Bank of America Corp BAC 1.18% reported earnings Thursday morning that fell $2 billion short of consensus revenue expectations, and shareholders are paying for it. The stock was recently down 5 percent and nearly 15 percent in the first two weeks of 2015. The company had a bad quarter, but are the underlying numbers as bad as the headlines imply?

Return On Equity

Earnings per share and revenue get the headlines during earnings season, but return on equity (ROE) is one of the best measures of a bank’s performance. ROE is an indication of how efficiently a company is generating profits from equity.

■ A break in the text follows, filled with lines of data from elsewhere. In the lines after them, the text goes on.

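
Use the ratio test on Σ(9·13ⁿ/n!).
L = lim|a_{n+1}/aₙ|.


aₙ = 9·13^n/n!
a_{n+1}/aₙ = 13^(n+1)/(n+1)! × n!/13^n  (constant 9 cancels)
= 13/(n+1)
L = lim(n→∞) 13/(n+1) = 0
L < 1 → series CONVERGES

Converges (ratio test: L = 0 < 1)


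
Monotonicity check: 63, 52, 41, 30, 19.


Differences: -11, -11, -11, -11
All differences < 0 → strictly DECREASING

Monotonically decreasing


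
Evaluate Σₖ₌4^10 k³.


Σₖ₌4^10 k³ = [10·11/2]² − [3·4/2]²
= 3025 − 36 = 2989

Σk³ = 2989


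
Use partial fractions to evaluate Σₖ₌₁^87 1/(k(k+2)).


1/(k(k+2)) = (1/2)·(1/k - 1/(k+2)) (partial fractions)
Telescoping: Σ = (1/2)·(1 + 1/2 - 1/88 - 1/89) = 11571/15664

Sum = 11571/15664


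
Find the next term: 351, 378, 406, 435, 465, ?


Pattern: triangular numbers: n(n+1)/2
Terms: 351, 378, 406, 435, 465
Next term = 496

Next term = 496


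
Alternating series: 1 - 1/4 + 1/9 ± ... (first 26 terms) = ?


S = 1 - 1/4 + 1/9 - 1/16 + 1/25 - 1/36 + 1/49 - 1/64 ± ...
= 0.8218
(Full series converges to +π²/12 ≈ +0.8225)

S_26 = 0.8218


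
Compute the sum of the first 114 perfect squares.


n = 114
n(n+1)(2n+1)/6 = 114×115×229/6
= 3002190/6 = 500365

Σk² = 500365


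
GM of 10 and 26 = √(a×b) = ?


GM = √(10×26) = √260 = 16.1245

GM = 16.1245


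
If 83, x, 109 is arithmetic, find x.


AM = (83 + 109)/2 = 192/2 = 96

AM = 96


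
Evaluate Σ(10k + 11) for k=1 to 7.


Σ(10k+11) = 10·Σk + 11·n
= 10·28 + 11·7
= 280 + 77 = 357

Σ = 357


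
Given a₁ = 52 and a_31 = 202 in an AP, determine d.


d = (aₙ - a₁)/(n-1)
= (202 - 52)/(31-1)
= 150/30 = 5

d = 5


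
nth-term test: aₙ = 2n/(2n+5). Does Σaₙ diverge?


lim(n→∞) 2n/(2n+5) = 2/2 = 1  (divide numerator and denominator by n)
lim aₙ = 1 ≠ 0 → series DIVERGES

Diverges (lim aₙ = 1 ≠ 0)


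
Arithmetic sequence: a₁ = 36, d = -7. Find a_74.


aₙ = a₁ + (n-1)d
= 36 + (74-1)×-7
= 36 - 511
= -475

a_74 = -475


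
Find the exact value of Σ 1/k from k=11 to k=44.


Σₖ₌11^44 1/k = 1/11 + 1/12 + 1/13 + ... + 1/44
= 13599602363903961529/9419588158802421600
≈ 1.4438

Sum = 13599602363903961529/9419588158802421600 ≈ 1.4438


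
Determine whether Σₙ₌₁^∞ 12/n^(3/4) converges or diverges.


p-series test: Σ c/n^p converges if p > 1, diverges if p ≤ 1 (constant c > 0 doesn't affect convergence).
p = 3/4
3/4 ≤ 1 → DIVERGES

Diverges (p = 3/4 ≤ 1)


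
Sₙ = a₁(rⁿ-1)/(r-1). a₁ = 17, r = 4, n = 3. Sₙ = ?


Sₙ = 17×(4^3 - 1)/(4 - 1)
= 17×(64 - 1)/3
= 17×63/3
= 357

S_3 = 357


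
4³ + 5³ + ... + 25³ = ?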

Below is a 10-year chart of Bank of America’s ROE.


Before the financial crisis, Bank of America consistently had ROEs in the double digits. However, the modern environment is a whole new world. Since 2009, the company’s ROE has typically fluctuated between 2 percent and 5 percent.

In this latest earnings report, Bank of America disclosed a 4.8 percent ROE for 4Q14, which is a fairly typical post-crisis number. However, the overall ROE of 1.7 for 2014 is disappointing for shareholders.

Net Interest Margin

Another number that is a good measure of a bank’s performance is the net interest margin (NIM). NIM is calculated by subtracting the interest a bank pays on its deposits and debt from the interest it earns on its loans and securities. That difference is then divided by the value of the loans and securities to produce the NIM.

Typically, a good NIM for a bank is 3-4 percent, but the higher the better. Not only did Bank of America once again fall short of the 3 percent level, it reported its lowest NIM ever in Q4 at 2.18 percent.

Related Link: The Truth Behind Banking’s ‘Big Four’ In 3 Charts (And Why Bank Of America May Not Belong)

Outlook

It’s likely that Bank of America is not the only bank that will continue to struggle in the current environment of record-low interest rates and post-crisis regulation. For now, Bank of America shareholders are left hoping that the banking giant can figure out a way to adapt and deliver better numbers in the future.